Vad händer ute på gården: undervisning eller barnpassning? : En neomateriell studie om förskolans utemiljö och undervisning / What happens in the preschool environs: teaching or childminding? : A new materials study about preschools’ outdoor environment and teaching

Rossall, Maria, Sundbäck, Elin January 2020 (has links)
This study aims to examine outdoor play as a phenomenon in a selection of Swedish preschools; the purpose, the teaching that occurs and to explore the term “teaching” through a new materialist lens. We employ a thematic analysis which focuses on issues such as the environment, staff attitudes, materials available together with curriculum aspirations. Through interviews, case studies and blueprints over two schoolyards we have painted a picture that is more complex than at first glance. A new materials interpretation offers a view that there are more aspects at play than simply staffing levels or the availability of an adequate schoolyard. Other agents that shape the outdoor experience include non-human elements such as materials, the environment, discourses and organizational structures as well as phenomena like the weather.

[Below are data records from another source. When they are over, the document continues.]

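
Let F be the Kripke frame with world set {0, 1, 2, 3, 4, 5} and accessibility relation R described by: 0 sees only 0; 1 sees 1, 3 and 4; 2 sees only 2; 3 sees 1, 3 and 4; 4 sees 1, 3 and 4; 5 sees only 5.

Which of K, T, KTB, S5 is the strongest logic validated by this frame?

S5

Reflexive (axiom T): yes — every world is R-related to itself.
Symmetric (axiom B): yes — every pair in R has its reverse in R.
Euclidean (axiom 5): yes — any two successors of a common world are R-related.
So F validates K, T, KTB, S5. The strongest is S5.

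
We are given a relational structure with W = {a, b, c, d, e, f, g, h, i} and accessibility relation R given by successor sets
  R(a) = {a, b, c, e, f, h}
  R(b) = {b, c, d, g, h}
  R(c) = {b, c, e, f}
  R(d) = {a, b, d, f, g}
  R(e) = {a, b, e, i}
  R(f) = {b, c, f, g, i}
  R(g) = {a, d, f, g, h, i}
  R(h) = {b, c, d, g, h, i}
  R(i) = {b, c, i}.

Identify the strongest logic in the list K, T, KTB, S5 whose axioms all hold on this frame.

Reflexive (axiom T): yes — every world is R-related to itself.
Symmetric (axiom B): no — a R b but not b R a.
Euclidean (axiom 5): no — a R b and a R e, but not b R e.
So F validates K, T; KTB would additionally require R to be symmetric. The strongest is T.

T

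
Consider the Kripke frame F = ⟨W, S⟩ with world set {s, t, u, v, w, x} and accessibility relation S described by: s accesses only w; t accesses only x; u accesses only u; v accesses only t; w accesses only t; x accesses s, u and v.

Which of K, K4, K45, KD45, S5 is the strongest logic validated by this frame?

K

Transitive (axiom 4): no — s S w and w S t, but not s S t.
Euclidean (axiom 5): no — x S s and x S u, but not s S u.
Serial (axiom D): yes — every world has a successor (e.g. s S w).
Reflexive (axiom T): no — s is not related to itself.
So F validates K; K4 would additionally require S to be transitive. The strongest is K.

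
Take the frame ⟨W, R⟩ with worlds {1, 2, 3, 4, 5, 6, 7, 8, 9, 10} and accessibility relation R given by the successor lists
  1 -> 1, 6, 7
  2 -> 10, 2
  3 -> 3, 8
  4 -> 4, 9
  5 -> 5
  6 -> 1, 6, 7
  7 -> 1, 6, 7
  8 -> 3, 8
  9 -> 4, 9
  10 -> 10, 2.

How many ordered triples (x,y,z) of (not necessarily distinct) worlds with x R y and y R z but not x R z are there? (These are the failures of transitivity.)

0

R is transitive; there are no such tuples.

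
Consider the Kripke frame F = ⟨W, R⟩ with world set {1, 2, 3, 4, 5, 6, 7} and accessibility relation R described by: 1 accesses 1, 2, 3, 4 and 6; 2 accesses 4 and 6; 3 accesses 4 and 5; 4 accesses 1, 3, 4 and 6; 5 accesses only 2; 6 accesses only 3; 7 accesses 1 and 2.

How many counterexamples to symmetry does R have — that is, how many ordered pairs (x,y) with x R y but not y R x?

11

Enumerating: (1,2), (1,3), (1,6), (2,4), (2,6), (3,5), (4,6), (5,2), (6,3), (7,1), (7,2).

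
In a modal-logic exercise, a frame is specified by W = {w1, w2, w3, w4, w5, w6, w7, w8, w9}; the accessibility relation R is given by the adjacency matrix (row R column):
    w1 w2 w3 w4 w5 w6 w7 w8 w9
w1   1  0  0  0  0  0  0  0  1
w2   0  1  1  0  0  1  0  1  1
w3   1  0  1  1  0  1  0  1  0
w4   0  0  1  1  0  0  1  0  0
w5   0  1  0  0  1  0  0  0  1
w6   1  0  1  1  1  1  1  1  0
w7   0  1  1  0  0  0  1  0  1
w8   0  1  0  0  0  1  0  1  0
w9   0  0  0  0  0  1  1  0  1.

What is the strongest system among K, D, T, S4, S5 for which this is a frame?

Serial (axiom D): yes — every world has a successor (e.g. w1 R w1).
Reflexive (axiom T): yes — every world is R-related to itself.
Transitive (axiom 4): no — w1 R w9 and w9 R w6, but not w1 R w6.
Euclidean (axiom 5): no — w2 R w3 and w2 R w9, but not w3 R w9.
So F validates K, D, T; S4 would additionally require R to be transitive. The strongest is T.

T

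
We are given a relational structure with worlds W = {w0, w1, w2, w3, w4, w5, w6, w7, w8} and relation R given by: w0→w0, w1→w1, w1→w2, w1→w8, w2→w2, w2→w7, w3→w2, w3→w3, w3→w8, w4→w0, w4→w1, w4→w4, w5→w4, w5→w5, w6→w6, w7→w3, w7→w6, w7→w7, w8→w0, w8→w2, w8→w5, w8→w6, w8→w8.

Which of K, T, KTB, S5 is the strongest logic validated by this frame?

Reflexive (axiom T): yes — every world is R-related to itself.
Symmetric (axiom B): no — w1 R w2 but not w2 R w1.
Euclidean (axiom 5): no — w1 R w2 and w1 R w8, but not w2 R w8.
So F validates K, T; KTB would additionally require R to be symmetric. The strongest is T.

T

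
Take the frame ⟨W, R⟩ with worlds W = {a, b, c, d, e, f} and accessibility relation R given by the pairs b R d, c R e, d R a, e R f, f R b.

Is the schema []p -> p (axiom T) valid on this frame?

The schema T characterises exactly the reflexive frames.
Reflexive: no — a is not related to itself.

No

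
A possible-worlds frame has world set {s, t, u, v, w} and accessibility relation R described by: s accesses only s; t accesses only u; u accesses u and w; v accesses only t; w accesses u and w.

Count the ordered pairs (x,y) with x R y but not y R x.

2

Enumerating: (t,u), (v,t).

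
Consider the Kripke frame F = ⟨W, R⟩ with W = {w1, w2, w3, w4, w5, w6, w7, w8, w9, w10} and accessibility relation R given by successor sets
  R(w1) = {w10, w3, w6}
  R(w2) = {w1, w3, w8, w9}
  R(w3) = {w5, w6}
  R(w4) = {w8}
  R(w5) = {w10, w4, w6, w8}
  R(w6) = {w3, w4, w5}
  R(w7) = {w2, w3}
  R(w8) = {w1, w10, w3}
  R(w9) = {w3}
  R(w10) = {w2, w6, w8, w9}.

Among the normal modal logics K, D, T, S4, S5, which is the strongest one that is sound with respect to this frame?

Serial (axiom D): yes — every world has a successor (e.g. w1 R w10).
Reflexive (axiom T): no — w1 is not related to itself.
Transitive (axiom 4): no — w1 R w10 and w10 R w2, but not w1 R w2.
Euclidean (axiom 5): no — w1 R w10 and w1 R w3, but not w10 R w3.
So F validates K, D; T would additionally require R to be reflexive. The strongest is D.

D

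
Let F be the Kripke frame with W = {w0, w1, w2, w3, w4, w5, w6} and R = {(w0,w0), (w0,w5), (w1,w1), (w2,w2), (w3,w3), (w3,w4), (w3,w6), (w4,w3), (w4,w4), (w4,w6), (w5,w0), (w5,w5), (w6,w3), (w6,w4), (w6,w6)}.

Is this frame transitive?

Yes

Transitive: yes — every two-step R-path is closed by a direct edge.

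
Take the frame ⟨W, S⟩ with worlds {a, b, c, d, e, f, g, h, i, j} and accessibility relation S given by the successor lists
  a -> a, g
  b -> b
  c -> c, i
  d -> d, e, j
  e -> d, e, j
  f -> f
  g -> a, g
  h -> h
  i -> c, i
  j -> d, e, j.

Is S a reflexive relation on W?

Reflexive: yes — every world is S-related to itself.

Yes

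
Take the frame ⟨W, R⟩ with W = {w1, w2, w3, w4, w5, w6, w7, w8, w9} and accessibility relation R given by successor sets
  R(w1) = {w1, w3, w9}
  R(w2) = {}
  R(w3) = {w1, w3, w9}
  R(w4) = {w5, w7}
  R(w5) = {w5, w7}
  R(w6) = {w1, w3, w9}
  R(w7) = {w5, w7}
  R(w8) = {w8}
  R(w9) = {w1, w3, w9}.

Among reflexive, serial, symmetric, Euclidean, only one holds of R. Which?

Euclidean

Reflexive: no — w2 is not related to itself.
Serial: no — w2 has no R-successor.
Symmetric: no — w4 R w5 but not w5 R w4.
Euclidean: yes — any two successors of a common world are R-related.
Only Euclidean holds.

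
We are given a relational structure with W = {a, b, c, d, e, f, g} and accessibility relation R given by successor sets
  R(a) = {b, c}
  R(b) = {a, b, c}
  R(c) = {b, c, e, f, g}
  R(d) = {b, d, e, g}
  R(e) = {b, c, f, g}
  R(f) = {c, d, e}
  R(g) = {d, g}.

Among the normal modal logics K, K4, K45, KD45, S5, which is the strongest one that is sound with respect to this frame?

K

Transitive (axiom 4): no — a R c and c R e, but not a R e.
Euclidean (axiom 5): no — b R c and b R a, but not c R a.
Serial (axiom D): yes — every world has a successor (e.g. a R b).
Reflexive (axiom T): no — a is not related to itself.
So F validates K; K4 would additionally require R to be transitive. The strongest is K.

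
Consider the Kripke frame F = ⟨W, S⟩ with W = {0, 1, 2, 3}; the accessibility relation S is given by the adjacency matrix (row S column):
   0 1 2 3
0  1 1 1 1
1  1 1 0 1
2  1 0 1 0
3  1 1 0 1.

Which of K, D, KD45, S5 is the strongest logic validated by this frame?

Serial (axiom D): yes — every world has a successor (e.g. 0 S 0).
Euclidean (axiom 5): no — 0 S 1 and 0 S 2, but not 1 S 2.
Transitive (axiom 4): no — 1 S 0 and 0 S 2, but not 1 S 2.
Reflexive (axiom T): yes — every world is S-related to itself.
So F validates K, D; KD45 would additionally require S to be Euclidean and transitive. The strongest is D.

D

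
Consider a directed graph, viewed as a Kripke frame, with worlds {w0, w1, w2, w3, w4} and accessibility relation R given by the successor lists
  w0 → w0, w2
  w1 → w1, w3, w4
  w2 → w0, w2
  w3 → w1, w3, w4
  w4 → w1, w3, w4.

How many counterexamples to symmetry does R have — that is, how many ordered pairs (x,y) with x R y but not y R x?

0

R is symmetric; there are no such tuples.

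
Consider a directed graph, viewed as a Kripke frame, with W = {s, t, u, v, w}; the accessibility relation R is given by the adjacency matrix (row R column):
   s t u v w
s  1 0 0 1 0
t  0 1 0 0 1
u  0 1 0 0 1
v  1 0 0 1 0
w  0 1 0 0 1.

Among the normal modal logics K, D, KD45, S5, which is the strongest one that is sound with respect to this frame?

KD45

Serial (axiom D): yes — every world has a successor (e.g. s R s).
Euclidean (axiom 5): yes — any two successors of a common world are R-related.
Transitive (axiom 4): yes — every two-step R-path is closed by a direct edge.
Reflexive (axiom T): no — u is not related to itself.
So F validates K, D, KD45; S5 would additionally require R to be reflexive. The strongest is KD45.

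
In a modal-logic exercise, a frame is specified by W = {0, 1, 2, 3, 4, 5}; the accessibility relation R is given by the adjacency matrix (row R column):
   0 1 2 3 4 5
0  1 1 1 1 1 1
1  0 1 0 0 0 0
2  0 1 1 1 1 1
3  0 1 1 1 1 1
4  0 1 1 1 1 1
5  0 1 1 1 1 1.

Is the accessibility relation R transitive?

Transitive: yes — every two-step R-path is closed by a direct edge.

Yes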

The outdoors doesn’t just offer a range of pedagogical opportunities, it also offers vital opportunities for both staff and children to enjoy restoration; a break for both mind and body. Finally, we review and re-interpret the term “teaching” through a new materials perspective. With the inclusion of materials as potential producers of knowledge we broaden this term to acknowledge the importance of children’s interactions with their environment. We posit that this allows children to elevate their own learning experiences to equal or more than the value of learning facilitated by an adult.